As lideranças começaram a ganhar visibilidade e quase todas começaram a formar

vínculos, diretos ou indiretos, com parlamentares do PT. Em 1997 quando o

movimento tinha nascido, ganhado força, tinha expressão, até com algumas ações

comuns, começa um tensionamento. Não em função de um projeto ideológico, mas

de representação de assessoria. Eu me lembro que as vezes tinham duas lideranças

num mesmo gabinete apoiando na campanha. Aí começa a entrar outros valores,

porque você tinha que representar força. Muitas das capacitações que foram

recebendo já foi neste contexto. (Luis Kohara, entrevista).
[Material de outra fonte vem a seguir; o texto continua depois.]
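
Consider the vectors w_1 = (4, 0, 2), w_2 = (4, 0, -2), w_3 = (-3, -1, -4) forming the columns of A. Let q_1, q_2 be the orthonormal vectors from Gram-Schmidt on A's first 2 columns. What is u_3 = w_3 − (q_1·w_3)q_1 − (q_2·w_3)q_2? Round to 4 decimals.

u_3 = (0.0000, -1.0000, 0.0000)

q_1 = w_1/‖w_1‖ = (4, 0, 2)/4.4721 = (0.8944, 0.0000, 0.4472).
r_{12} = q_1·w_2 = 2.6833.
u_2 = w_2 − 2.6833·q_1 = (1.6000, 0.0000, -3.2000).
‖u_2‖ = 3.5777, so q_2 = (0.4472, 0.0000, -0.8944).
r_{13} = q_1·w_3 = -4.4721; r_{23} = q_2·w_3 = 2.2361.
u_3 = w_3 + 4.4721·q_1 − 2.2361·q_2 = (0.0000, -1.0000, 0.0000).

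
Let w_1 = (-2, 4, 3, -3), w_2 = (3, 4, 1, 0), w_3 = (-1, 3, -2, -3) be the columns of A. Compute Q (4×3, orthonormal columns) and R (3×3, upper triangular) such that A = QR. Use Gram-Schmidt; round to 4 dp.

w_1 = (-2, 4, 3, -3); ‖w_1‖ = 6.1644, so e_1 = (-0.3244, 0.6489, 0.4867, -0.4867).
e_1·w_2 = (-0.3244)·3 + 0.6489·4 + 0.4867·1 + (-0.4867)·0 = 2.1089.
u_2 = w_2 − 2.1089·e_1 = (3.6842, 2.6316, -0.0263, 1.0263).
‖u_2‖ = 4.6425, so e_2 = (0.7936, 0.5668, -0.0057, 0.2211).
e_1·w_3 = (-0.3244)·(-1) + 0.6489·3 + 0.4867·(-2) + (-0.4867)·(-3) = 2.7578; e_2·w_3 = 0.7936·(-1) + 0.5668·3 + (-0.0057)·(-2) + 0.2211·(-3) = 0.2551.
u_3 = w_3 − 2.7578·e_1 − 0.2551·e_2 = (-0.3077, 1.0659, -3.3407, -1.7143).
‖u_3‖ = 3.9153, so e_3 = (-0.0786, 0.2722, -0.8532, -0.4378).

Q = [[-0.3244, 0.7936, -0.0786], [0.6489, 0.5668, 0.2722], [0.4867, -0.0057, -0.8532], [-0.4867, 0.2211, -0.4378]], R = [[6.1644, 2.1089, 2.7578], [0.0000, 4.6425, 0.2551], [0.0000, 0.0000, 3.9153]]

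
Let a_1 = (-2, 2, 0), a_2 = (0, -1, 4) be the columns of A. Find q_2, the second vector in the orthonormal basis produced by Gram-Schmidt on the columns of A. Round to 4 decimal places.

q_1 = a_1/‖a_1‖ = (-2, 2, 0)/2.8284 = (-0.7071, 0.7071, 0.0000).
r_{12} = q_1·a_2 = -0.7071.
u_2 = a_2 + 0.7071·q_1 = (-0.5000, -0.5000, 4.0000).
‖u_2‖ = 4.0620, so q_2 = (-0.1231, -0.1231, 0.9847).

q_2 = (-0.1231, -0.1231, 0.9847)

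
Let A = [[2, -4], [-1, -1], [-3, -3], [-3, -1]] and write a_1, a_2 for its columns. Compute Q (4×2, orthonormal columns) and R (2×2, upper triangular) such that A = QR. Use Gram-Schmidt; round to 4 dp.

Q = [[0.4170, -0.8712], [-0.2085, -0.1537], [-0.6255, -0.4612], [-0.6255, -0.0683]], R = [[4.7958, 1.0426], [0.0000, 5.0905]]

a_1 = (2, -1, -3, -3); ‖a_1‖ = 4.7958, so q_1 = (0.4170, -0.2085, -0.6255, -0.6255).
q_1·a_2 = 0.4170·(-4) + (-0.2085)·(-1) + (-0.6255)·(-3) + (-0.6255)·(-1) = 1.0426.
u_2 = a_2 − 1.0426·q_1 = (-4.4348, -0.7826, -2.3478, -0.3478).
‖u_2‖ = 5.0905, so q_2 = (-0.8712, -0.1537, -0.4612, -0.0683).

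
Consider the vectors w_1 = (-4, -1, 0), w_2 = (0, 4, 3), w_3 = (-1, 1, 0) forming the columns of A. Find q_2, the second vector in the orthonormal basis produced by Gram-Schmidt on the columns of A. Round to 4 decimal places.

q_2 = (-0.1919, 0.7675, 0.6116)

w_1 = (-4, -1, 0); ‖w_1‖ = 4.1231, so q_1 = (-0.9701, -0.2425, 0.0000).
q_1·w_2 = (-0.9701)·0 + (-0.2425)·4 + 0.0000·3 = -0.9701.
u_2 = w_2 + 0.9701·q_1 = (-0.9412, 3.7647, 3.0000).
‖u_2‖ = 4.9050, so q_2 = (-0.1919, 0.7675, 0.6116).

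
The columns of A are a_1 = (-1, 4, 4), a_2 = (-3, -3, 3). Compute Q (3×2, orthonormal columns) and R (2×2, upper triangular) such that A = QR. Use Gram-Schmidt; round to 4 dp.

a_1 = (-1, 4, 4); ‖a_1‖ = 5.7446, so e_1 = (-0.1741, 0.6963, 0.6963).
e_1·a_2 = (-0.1741)·(-3) + 0.6963·(-3) + 0.6963·3 = 0.5222.
u_2 = a_2 − 0.5222·e_1 = (-2.9091, -3.3636, 2.6364).
‖u_2‖ = 5.1698, so e_2 = (-0.5627, -0.6506, 0.5100).

Q = [[-0.1741, -0.5627], [0.6963, -0.6506], [0.6963, 0.5100]], R = [[5.7446, 0.5222], [0.0000, 5.1698]]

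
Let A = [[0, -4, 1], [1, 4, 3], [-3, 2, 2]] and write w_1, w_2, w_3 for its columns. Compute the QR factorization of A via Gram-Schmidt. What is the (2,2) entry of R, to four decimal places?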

O PT não é mais citado pelos educadores como referência atual de um projeto

global para o Brasil e, portanto, como instrumento que deve ser fortalecido. Mas

os educadores e suas instituições mantêm relações pontuais com o partido

através da venda de serviços para gestões municipais com ênfase em projetos

que articulam o “técnico” e o “participacionismo”, ou ainda, na atuação direta

em gestões municipais petistas para implementar políticas de educação e

participação popular. Em outros casos, adentram nos espaços abertos no Estado

pelos governos estaduais e federais petistas, com o intuito de acumular força

para um projeto que nega o próprio partido.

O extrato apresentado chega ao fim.